Group keeps Pleasantview restoration dream alive
POST FALLS – Pleasantview School in Post Falls was built in 1910, almost a century ago. It was a country schoolhouse, an impressive brick and stucco building, with the traditional belfry complete with a bell for the teacher to ring and summon the kids for the start of the school day or to return from recess. In 1937, the Pleasantview School consolidated with Post Falls School and the kids left the two-classroom schoolhouse and were bused to town. The old school sat vacant and nearly forgotten for close to 40 years, with the exception of bats, mice and curious kids.
“One of the things that did happen during those years is that the 4-H in the area met here, and during the war, ladies’ clubs met here,” said Elaine White, vice president of the Pleasantview Community Association. “We have no real understanding of how the key got passed around. In 1972 one of the neighbors, Glen Madison, formed a corporation and went to the school board and asked what they were going to do with it.”

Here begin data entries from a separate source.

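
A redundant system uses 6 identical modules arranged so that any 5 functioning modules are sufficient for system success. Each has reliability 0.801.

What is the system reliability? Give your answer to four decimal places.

0.6578

R = Σ_{i=5}^{6} C(6,i) p^i (1−p)^{6−i} with p = 0.801
C(6,5)·0.801^5·0.199^1 = 0.393701
C(6,6)·0.801^6·0.199^0 = 0.264116
Sum = 0.6578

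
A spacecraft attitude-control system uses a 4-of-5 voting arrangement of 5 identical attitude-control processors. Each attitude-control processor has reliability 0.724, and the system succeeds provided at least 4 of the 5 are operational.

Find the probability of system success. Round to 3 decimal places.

R = Σ_{i=4}^{5} C(5,i) p^i (1−p)^{5−i} with p = 0.724
C(5,4)·0.724^4·0.276^1 = 0.37917
C(5,5)·0.724^5·0.276^0 = 0.19893
Sum = 0.578

0.578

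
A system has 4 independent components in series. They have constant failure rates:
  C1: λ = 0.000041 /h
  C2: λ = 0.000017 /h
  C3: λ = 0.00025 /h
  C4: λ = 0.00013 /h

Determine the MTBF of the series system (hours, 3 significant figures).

2280

Series of exponential components: λ_sys = Σ λ_i
λ_sys = 0.000041 + 0.000017 + 0.00025 + 0.00013 = 4.3800e-04 /h
MTBF = 1 / λ_sys = 2280 h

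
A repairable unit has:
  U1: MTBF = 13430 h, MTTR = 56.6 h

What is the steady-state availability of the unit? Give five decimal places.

A(U1) = MTBF/(MTBF+MTTR) = 13430/(13430+56.6) = 0.99580

0.99580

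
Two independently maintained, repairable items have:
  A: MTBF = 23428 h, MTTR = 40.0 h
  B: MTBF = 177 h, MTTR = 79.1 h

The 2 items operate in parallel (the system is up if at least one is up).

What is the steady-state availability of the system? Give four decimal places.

A(A) = MTBF/(MTBF+MTTR) = 23428/(23428+40.0) = 0.998296
A(B) = MTBF/(MTBF+MTTR) = 177/(177+79.1) = 0.691136
Parallel availability: 1 − (1 − 0.998296)(1 − 0.691136) = 0.9995

0.9995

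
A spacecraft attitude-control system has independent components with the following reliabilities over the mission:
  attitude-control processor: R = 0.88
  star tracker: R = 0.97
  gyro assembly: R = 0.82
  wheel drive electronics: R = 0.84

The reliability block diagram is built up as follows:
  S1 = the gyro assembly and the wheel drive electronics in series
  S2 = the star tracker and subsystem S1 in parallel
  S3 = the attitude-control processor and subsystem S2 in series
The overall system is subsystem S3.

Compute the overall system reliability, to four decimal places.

Series (gyro assembly and wheel drive electronics): 0.820000 × 0.840000 = 0.688800
Parallel (star tracker and [0.688800]): 1 − (1 − 0.970000)(1 − 0.688800) = 0.990664
Series (attitude-control processor and [0.990664]): 0.880000 × 0.990664 = 0.8718

0.8718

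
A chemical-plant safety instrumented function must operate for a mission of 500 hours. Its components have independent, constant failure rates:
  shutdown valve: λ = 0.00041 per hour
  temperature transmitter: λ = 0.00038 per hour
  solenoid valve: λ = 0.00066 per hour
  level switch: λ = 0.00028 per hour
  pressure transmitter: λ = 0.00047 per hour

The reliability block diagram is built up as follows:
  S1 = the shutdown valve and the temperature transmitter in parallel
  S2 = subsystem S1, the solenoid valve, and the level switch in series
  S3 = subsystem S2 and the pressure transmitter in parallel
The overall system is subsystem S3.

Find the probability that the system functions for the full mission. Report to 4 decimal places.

R(shutdown valve) = exp(−0.00041 × 500) = 0.814647
R(temperature transmitter) = exp(−0.00038 × 500) = 0.826959
R(solenoid valve) = exp(−0.00066 × 500) = 0.718924
R(level switch) = exp(−0.00028 × 500) = 0.869358
R(pressure transmitter) = exp(−0.00047 × 500) = 0.790571
Parallel (shutdown valve and temperature transmitter): 1 − (1 − 0.814647)(1 − 0.826959) = 0.967926
Series ([0.967926], solenoid valve, and level switch): 0.967926 × 0.718924 × 0.869358 = 0.604956
Parallel ([0.604956] and pressure transmitter): 1 − (1 − 0.604956)(1 − 0.790571) = 0.9173

0.9173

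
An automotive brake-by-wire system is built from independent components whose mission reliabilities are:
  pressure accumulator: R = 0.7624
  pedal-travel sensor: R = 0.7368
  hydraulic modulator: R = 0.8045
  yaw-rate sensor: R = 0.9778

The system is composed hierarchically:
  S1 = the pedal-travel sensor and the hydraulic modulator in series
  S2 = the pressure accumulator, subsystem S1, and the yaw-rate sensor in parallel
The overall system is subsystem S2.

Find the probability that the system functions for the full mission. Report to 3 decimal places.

0.998

Series (pedal-travel sensor and hydraulic modulator): 0.73680 × 0.80450 = 0.59276
Parallel (pressure accumulator, [0.59276], and yaw-rate sensor): 1 − (1 − 0.76240)(1 − 0.59276)(1 − 0.97780) = 0.998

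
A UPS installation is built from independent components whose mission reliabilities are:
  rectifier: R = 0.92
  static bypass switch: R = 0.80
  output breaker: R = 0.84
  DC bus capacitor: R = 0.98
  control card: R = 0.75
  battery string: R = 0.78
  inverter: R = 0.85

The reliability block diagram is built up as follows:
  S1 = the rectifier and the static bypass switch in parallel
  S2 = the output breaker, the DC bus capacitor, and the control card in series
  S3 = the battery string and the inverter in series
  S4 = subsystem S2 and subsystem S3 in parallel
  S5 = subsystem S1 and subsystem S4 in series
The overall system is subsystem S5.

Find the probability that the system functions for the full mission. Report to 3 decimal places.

Parallel (rectifier and static bypass switch): 1 − (1 − 0.92000)(1 − 0.80000) = 0.98400
Series (output breaker, DC bus capacitor, and control card): 0.84000 × 0.98000 × 0.75000 = 0.61740
Series (battery string and inverter): 0.78000 × 0.85000 = 0.66300
Parallel ([0.61740] and [0.66300]): 1 − (1 − 0.61740)(1 − 0.66300) = 0.87106
Series ([0.98400] and [0.87106]): 0.98400 × 0.87106 = 0.857

0.857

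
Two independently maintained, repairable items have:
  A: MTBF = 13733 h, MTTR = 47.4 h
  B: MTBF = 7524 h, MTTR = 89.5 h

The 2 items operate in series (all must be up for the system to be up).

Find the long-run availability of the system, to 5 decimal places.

A(A) = MTBF/(MTBF+MTTR) = 13733/(13733+47.4) = 0.996560
A(B) = MTBF/(MTBF+MTTR) = 7524/(7524+89.5) = 0.988245
Series availability: 0.996560 × 0.988245 = 0.98485

0.98485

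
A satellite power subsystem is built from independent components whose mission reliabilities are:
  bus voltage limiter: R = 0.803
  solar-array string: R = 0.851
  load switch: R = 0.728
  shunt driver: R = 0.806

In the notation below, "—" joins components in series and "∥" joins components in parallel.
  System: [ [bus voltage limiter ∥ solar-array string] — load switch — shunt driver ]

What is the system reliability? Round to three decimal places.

Parallel (bus voltage limiter and solar-array string): 1 − (1 − 0.80300)(1 − 0.85100) = 0.97065
Series ([0.97065], load switch, and shunt driver): 0.97065 × 0.72800 × 0.80600 = 0.570

0.570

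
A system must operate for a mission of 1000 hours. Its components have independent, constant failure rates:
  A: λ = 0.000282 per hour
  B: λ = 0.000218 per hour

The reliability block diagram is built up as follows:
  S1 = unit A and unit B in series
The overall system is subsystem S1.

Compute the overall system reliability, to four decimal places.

0.6065

R(A) = exp(−0.000282 × 1000) = 0.754274
R(B) = exp(−0.000218 × 1000) = 0.804125
Series (A and B): 0.754274 × 0.804125 = 0.6065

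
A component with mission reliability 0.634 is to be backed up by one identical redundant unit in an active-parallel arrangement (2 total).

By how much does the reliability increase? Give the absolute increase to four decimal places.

0.2320

R_before = 0.634
R_after = 1 − (1 − 0.634)^2 = 0.8660
ΔR = 0.8660 − 0.634 = 0.2320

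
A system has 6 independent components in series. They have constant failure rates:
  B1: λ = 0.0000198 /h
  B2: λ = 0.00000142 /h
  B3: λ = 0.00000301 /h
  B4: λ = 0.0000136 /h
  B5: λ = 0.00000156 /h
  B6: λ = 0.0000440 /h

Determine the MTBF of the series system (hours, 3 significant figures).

Series of exponential components: λ_sys = Σ λ_i
λ_sys = 0.0000198 + 0.00000142 + 0.00000301 + 0.0000136 + 0.00000156 + 0.0000440 = 8.3390e-05 /h
MTBF = 1 / λ_sys = 12000 h

12000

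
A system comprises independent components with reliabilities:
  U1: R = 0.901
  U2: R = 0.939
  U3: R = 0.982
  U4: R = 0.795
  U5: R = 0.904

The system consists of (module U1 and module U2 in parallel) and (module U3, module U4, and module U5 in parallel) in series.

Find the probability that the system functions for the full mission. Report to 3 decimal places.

Parallel (U1 and U2): 1 − (1 − 0.90100)(1 − 0.93900) = 0.99396
Parallel (U3, U4, and U5): 1 − (1 − 0.98200)(1 − 0.79500)(1 − 0.90400) = 0.99965
Series ([0.99396] and [0.99965]): 0.99396 × 0.99965 = 0.994

0.994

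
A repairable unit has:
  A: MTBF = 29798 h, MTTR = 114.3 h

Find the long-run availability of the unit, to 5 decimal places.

0.99618

A(A) = MTBF/(MTBF+MTTR) = 29798/(29798+114.3) = 0.99618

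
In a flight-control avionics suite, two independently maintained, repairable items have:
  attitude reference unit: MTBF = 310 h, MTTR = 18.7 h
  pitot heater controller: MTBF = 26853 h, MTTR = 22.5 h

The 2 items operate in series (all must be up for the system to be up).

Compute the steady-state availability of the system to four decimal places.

0.9423

A(attitude reference unit) = MTBF/(MTBF+MTTR) = 310/(310+18.7) = 0.943109
A(pitot heater controller) = MTBF/(MTBF+MTTR) = 26853/(26853+22.5) = 0.999163
Series availability: 0.943109 × 0.999163 = 0.9423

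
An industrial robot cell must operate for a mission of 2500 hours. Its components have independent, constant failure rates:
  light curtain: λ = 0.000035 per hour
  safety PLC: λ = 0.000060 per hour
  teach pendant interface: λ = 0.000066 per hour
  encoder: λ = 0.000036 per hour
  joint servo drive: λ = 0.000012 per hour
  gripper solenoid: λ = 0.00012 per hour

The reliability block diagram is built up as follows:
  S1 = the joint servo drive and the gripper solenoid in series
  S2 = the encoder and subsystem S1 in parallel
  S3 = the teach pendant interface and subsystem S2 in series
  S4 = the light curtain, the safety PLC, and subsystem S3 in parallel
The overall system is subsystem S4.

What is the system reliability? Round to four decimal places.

0.9980

R(light curtain) = exp(−0.000035 × 2500) = 0.916219
R(safety PLC) = exp(−0.000060 × 2500) = 0.860708
R(teach pendant interface) = exp(−0.000066 × 2500) = 0.847894
R(encoder) = exp(−0.000036 × 2500) = 0.913931
R(joint servo drive) = exp(−0.000012 × 2500) = 0.970446
R(gripper solenoid) = exp(−0.00012 × 2500) = 0.740818
Series (joint servo drive and gripper solenoid): 0.970446 × 0.740818 = 0.718924
Parallel (encoder and [0.718924]): 1 − (1 − 0.913931)(1 − 0.718924) = 0.975808
Series (teach pendant interface and [0.975808]): 0.847894 × 0.975808 = 0.827382
Parallel (light curtain, safety PLC, and [0.827382]): 1 − (1 − 0.916219)(1 − 0.860708)(1 − 0.827382) = 0.9980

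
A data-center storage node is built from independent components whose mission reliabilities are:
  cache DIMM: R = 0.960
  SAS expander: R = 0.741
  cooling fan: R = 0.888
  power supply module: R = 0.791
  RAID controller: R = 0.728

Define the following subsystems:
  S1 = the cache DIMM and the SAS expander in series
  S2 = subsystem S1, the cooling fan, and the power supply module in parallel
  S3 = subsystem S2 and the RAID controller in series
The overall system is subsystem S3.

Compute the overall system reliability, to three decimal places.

Series (cache DIMM and SAS expander): 0.96000 × 0.74100 = 0.71136
Parallel ([0.71136], cooling fan, and power supply module): 1 − (1 − 0.71136)(1 − 0.88800)(1 − 0.79100) = 0.99324
Series ([0.99324] and RAID controller): 0.99324 × 0.72800 = 0.723

0.723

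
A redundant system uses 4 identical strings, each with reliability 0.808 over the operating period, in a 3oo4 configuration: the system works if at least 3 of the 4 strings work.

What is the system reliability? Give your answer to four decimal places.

0.8314

R = Σ_{i=3}^{4} C(4,i) p^i (1−p)^{4−i} with p = 0.808
C(4,3)·0.808^3·0.192^1 = 0.405131
C(4,4)·0.808^4·0.192^0 = 0.426231
Sum = 0.8314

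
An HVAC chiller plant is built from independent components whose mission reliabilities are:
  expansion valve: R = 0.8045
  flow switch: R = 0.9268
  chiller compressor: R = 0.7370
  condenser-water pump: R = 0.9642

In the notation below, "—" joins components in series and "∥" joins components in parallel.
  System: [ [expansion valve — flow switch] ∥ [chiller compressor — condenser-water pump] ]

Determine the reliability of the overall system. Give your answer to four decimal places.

0.9264

Series (expansion valve and flow switch): 0.804500 × 0.926800 = 0.745611
Series (chiller compressor and condenser-water pump): 0.737000 × 0.964200 = 0.710615
Parallel ([0.745611] and [0.710615]): 1 − (1 − 0.745611)(1 − 0.710615) = 0.9264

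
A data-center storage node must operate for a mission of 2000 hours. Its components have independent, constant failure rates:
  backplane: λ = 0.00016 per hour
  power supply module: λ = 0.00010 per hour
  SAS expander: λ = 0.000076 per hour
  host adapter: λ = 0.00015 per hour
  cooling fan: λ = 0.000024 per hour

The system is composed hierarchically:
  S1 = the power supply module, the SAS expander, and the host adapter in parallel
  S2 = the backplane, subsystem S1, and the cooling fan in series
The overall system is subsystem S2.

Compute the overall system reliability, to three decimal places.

R(backplane) = exp(−0.00016 × 2000) = 0.72615
R(power supply module) = exp(−0.00010 × 2000) = 0.81873
R(SAS expander) = exp(−0.000076 × 2000) = 0.85899
R(host adapter) = exp(−0.00015 × 2000) = 0.74082
R(cooling fan) = exp(−0.000024 × 2000) = 0.95313
Parallel (power supply module, SAS expander, and host adapter): 1 − (1 − 0.81873)(1 − 0.85899)(1 − 0.74082) = 0.99338
Series (backplane, [0.99338], and cooling fan): 0.72615 × 0.99338 × 0.95313 = 0.688

0.688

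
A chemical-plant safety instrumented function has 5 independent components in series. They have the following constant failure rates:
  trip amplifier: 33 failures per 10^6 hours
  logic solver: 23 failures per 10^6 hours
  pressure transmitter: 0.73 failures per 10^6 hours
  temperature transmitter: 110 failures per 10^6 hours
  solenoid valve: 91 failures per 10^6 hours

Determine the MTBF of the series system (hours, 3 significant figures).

3880

Series of exponential components: λ_sys = Σ λ_i
λ_sys = 0.000033 + 0.000023 + 0.00000073 + 0.00011 + 0.000091 = 2.5773e-04 /h
MTBF = 1 / λ_sys = 3880 h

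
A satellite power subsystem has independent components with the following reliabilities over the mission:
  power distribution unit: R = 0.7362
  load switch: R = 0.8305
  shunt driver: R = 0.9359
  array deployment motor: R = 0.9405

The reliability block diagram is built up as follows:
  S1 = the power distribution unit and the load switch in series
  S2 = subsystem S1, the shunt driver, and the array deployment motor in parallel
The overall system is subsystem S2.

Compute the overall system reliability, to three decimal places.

0.999

Series (power distribution unit and load switch): 0.73620 × 0.83050 = 0.61141
Parallel ([0.61141], shunt driver, and array deployment motor): 1 − (1 − 0.61141)(1 − 0.93590)(1 − 0.94050) = 0.999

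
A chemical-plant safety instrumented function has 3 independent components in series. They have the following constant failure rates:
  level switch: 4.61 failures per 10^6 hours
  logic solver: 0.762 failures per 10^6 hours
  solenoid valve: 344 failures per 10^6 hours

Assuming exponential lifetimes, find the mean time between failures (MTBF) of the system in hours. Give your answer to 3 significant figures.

2860

Series of exponential components: λ_sys = Σ λ_i
λ_sys = 0.00000461 + 0.000000762 + 0.000344 = 3.4937e-04 /h
MTBF = 1 / λ_sys = 2860 h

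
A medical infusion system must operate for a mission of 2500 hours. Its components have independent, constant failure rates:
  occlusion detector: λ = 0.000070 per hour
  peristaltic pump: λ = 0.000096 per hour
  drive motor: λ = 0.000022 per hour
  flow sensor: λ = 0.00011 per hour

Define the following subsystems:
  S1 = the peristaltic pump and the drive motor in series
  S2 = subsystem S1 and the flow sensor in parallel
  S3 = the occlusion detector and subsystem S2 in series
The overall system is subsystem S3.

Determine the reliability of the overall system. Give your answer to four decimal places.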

The PCA had a dream of restoring the building so it could be used by the town once again. The school board had no plans or ideas concerning the aging structure, which was rapidly falling into disrepair. They eagerly quit-claimed it to the association with the stipulation that it be used as a community center or be returned to the Post Falls School District. Apparently, they weren’t in too big a hurry to have the white elephant back in their clutches.
“The old bell was missing from the belfry,” said Bob Ickes, president of the PCA.
One of the members of the association remembered that the bell had been taken to the high school many years before to be used to ring in touchdowns at football games. No one was sure how to go about asking for the bell back. Ickes, a former school board member, went to the school and with a mischievous twinkle in his eye, told several members of the board that the PCA couldn’t restore the school without the original bell and without it they’d have to give the old school back.
“They said, ‘No, no! We’ll get your bell. We don’t want the school back. We’ll get the kids a new bell if they need it,’ ” laughed Ickes. Good sports, the school board found the bell and loaned the PCA a trailer to haul it with.
How did the 800-pound steel bell manage to get out of the belfry in the first place?
Rumor has it, the student body president of the senior class at Post Falls School, along with several others, decided they needed the old bell to ring in the home team touchdowns. They snuck over to the abandoned schoolhouse and climbed into the belfry with the full intentions of swiping the bell. Upon closer inspection of the bell, which appeared much larger face-to-face, the idealistic 17-year-old boys realized they could never lift it, let alone get it to the Post Falls School. They abandoned their stealth operation and asked one of the boys’ father for help. A crane was used to legally take the bell from the school and for many years hundreds of touchdowns were cheered by excited fans along with the loud ringing of the bell.
Members of the PCA, helpful neighbors and many area businesses have donated time and money to help restore the old school. The rafters and support beams were strengthened or rebuilt and a new roof put on. The front steps were torn down and redone to match a picture taken of the very first day of school in 1910 of all the students standing in front. At one point they entered and found the piano had fallen through the floor of the stage due to rot, and they knew the next repair job was mapped out for them.
The new stage was redone to resemble the original and a used piano was donated that will never fall through the floor. There is still much to do; replacing windows, flooring, fixing huge cracks in the walls, and much more.
To earn money the PCA holds fundraisers and applies for grants. The federal grants and those from the State Historical Preservation and Idaho Heritage Trust match up to a certain amount what the association can raise in funds. The amount of work that gets done depends on the amount of funds and donations of time, money or products they receive.